Code Accordingly for Bilateral RhinAer™ Procedures

Question: Our provider just began performing RhinAer™ for bilateral treatment of chronic nasal drip. Is there an existing code for this procedure, or should I resort to coding with an unlisted option?

Utah Subscriber

Answer: RhinAer™, having just recently received FDA clearance, should become a staple in many otolaryngology practices for treatment of chronic runny nose and nasal congestion. Instead of resorting to past surgical approaches that involve cutting the vidian nerve (with the potential for serious side effects), RhinAer™ destroys the posterior nasal nerves while leaving the vidian nerve intact. Furthermore, RhinAer™ does not require the use of cryoablation to destroy the posterior nasal nerves, resulting in fewer and milder side effects than its more invasive surgical counterpart.

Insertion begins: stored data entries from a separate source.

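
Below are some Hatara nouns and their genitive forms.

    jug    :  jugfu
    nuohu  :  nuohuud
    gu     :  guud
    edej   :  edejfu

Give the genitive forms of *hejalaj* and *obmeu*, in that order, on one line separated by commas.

hejalajfu, obmeuud

The pattern is consonant vs. vowel: -fu when the stem ends in a consonant (*jug*, *edej*); -ud when the stem ends in a vowel (*nuohu*, *gu*).
Since the final sound of *hejalaj* is /j/ (a consonant), it takes -fu, giving *hejalajfu*.
*obmeu* — final sound /u/ (a vowel) → -ud → *obmeuud*.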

Fortunately, you’ve got an existing CPT® code that fully encompasses the surgical work included in RhinAer™. In addition to reporting code 30117 (Excision or destruction (eg, laser), intranasal lesion; internal approach), your only subsequent consideration is laterality. Since 30117 has a bilateral surgery indicator of “0,” you may not append modifier 50 (Bilateral Procedure) for when the surgeon performs the procedure bilaterally. Instead, you’ll have to submit 30117 on separate lines, with either modifier XS (Separate structure, a service that is distinct because it was performed on a separate organ/structure) or 59 (Distinct Procedural Service), depending on payer preference.